In its detailed report prepared after a comprehensive study, the World Bank had also asked for creating an independent safety regulator and investigator as per the international practice, to fix responsibility and take preventive measures to curb mishaps. Also keeping stock of the poor maintenance of tracks – a major cause of the train accidents, the report also stressed upon the need for reviewing the timetables of the trains for timely maintenance of the tracks.
It has also suggested for acceleration in the community engagement programmes, to minimise pedestrian accidents by addressing human and other factors contributing to the unsafe behaviour. Since mishaps at unmanned level crossings are one of the major reasons for train accidents in India, the Railways had already undertaken steps to eliminate all such crossings by 2020 as part its ‘zero accident mission’. The report had further sought for the need to develop a safety culture across the network.
Outlining the full support of the staff as the need of the hour to tackle and avert any possibility of an accident, the report said that without their wholehearted support, implementation of any policy or plan would remain a mirage. It may be noted that at present, with a limited power and span of control, the CRS had been assigned to probe all the railway accidents in the country, despite the fact that CRS falls under the administrative control of the civil aviation ministry.

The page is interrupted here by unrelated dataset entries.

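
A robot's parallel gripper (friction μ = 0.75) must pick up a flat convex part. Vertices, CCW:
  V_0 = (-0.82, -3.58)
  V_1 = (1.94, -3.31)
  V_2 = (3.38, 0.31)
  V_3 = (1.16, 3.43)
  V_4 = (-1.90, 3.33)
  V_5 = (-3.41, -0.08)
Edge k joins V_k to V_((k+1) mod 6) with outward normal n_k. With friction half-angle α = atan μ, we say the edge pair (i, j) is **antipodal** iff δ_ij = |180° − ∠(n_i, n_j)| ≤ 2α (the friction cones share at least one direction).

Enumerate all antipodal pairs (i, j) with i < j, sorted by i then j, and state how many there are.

count = 9; pairs: (0,2), (0,3), (0,4), (1,3), (1,4), (1,5), (2,4), (2,5), (3,5)

α = atan 0.75 = 36.87°;  2α = 73.74°
n_0 = (+0.0974, -0.9952)
n_1 = (+0.9292, -0.3696)
n_2 = (+0.8148, +0.5798)
n_3 = (-0.0327, +0.9995)
n_4 = (-0.9144, +0.4049)
n_5 = (-0.8038, -0.5948)
  (0,1): δ = 117.28°  ·
  (0,2): δ = 60.15°  ✓
  (0,3): δ = 3.72°  ✓
  (0,4): δ = 60.53°  ✓
  (0,5): δ = 120.91°  ·
  (1,2): δ = 122.87°  ·
  (1,3): δ = 66.44°  ✓
  (1,4): δ = 2.19°  ✓
  (1,5): δ = 58.19°  ✓
  (2,3): δ = 123.56°  ·
  (2,4): δ = 59.32°  ✓
  (2,5): δ = 1.07°  ✓
  (3,4): δ = 115.76°  ·
  (3,5): δ = 55.37°  ✓
  (4,5): δ = 119.61°  ·
antipodal pairs: 9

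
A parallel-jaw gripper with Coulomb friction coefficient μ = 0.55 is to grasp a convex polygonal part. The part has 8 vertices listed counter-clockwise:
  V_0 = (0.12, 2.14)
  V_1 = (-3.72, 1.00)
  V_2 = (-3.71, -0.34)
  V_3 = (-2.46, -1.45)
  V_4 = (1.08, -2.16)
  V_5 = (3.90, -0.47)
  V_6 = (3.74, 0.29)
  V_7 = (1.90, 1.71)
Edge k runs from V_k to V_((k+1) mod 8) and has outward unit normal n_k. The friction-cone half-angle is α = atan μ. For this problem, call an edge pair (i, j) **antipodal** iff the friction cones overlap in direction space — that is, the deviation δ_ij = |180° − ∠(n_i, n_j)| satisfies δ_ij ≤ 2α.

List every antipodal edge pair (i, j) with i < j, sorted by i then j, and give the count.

count = 10; pairs: (0,3), (0,4), (1,5), (1,6), (2,5), (2,6), (2,7), (3,6), (3,7), (4,7)

α = atan 0.55 = 28.81°;  2α = 57.62°
n_0 = (-0.2846, +0.9586)
n_1 = (-1.0000, -0.0075)
n_2 = (-0.6640, -0.7477)
n_3 = (-0.1966, -0.9805)
n_4 = (+0.5140, -0.8578)
n_5 = (+0.9785, +0.2060)
n_6 = (+0.6110, +0.7917)
n_7 = (+0.2348, +0.9720)
  (0,1): δ = 106.11°  ·
  (0,2): δ = 58.14°  ·
  (0,3): δ = 27.88°  ✓
  (0,4): δ = 14.40°  ✓
  (0,5): δ = 85.35°  ·
  (0,6): δ = 125.81°  ·
  (0,7): δ = 149.88°  ·
  (1,2): δ = 132.03°  ·
  (1,3): δ = 101.77°  ·
  (1,4): δ = 59.49°  ·
  (1,5): δ = 11.46°  ✓
  (1,6): δ = 51.91°  ✓
  (1,7): δ = 75.99°  ·
  (2,3): δ = 149.74°  ·
  (2,4): δ = 107.46°  ·
  (2,5): δ = 36.51°  ✓
  (2,6): δ = 3.95°  ✓
  (2,7): δ = 28.02°  ✓
  (3,4): δ = 137.73°  ·
  (3,5): δ = 66.77°  ·
  (3,6): δ = 26.32°  ✓
  (3,7): δ = 2.24°  ✓
  (4,5): δ = 109.05°  ·
  (4,6): δ = 68.59°  ·
  (4,7): δ = 44.51°  ✓
  (5,6): δ = 139.55°  ·
  (5,7): δ = 115.47°  ·
  (6,7): δ = 155.92°  ·
antipodal pairs: 10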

Interestingly, CSR’s probe and findings had little role to question the rail operations as the Railway’s departmental inquiries after any accident have the final say in it. It may be recalled that former railway minister Suresh Prabhu, in April 2017, had hinted at outsourcing various international agencies for outlining safety measures.
The World Bank had also sought for modern equipment to detect rail fracture and paint of locomotives in bright yellow colour on the front to improve their visibility, particularly during the twilight times in the day. It has also asked to establish an emergency response plan to address derailments and fires.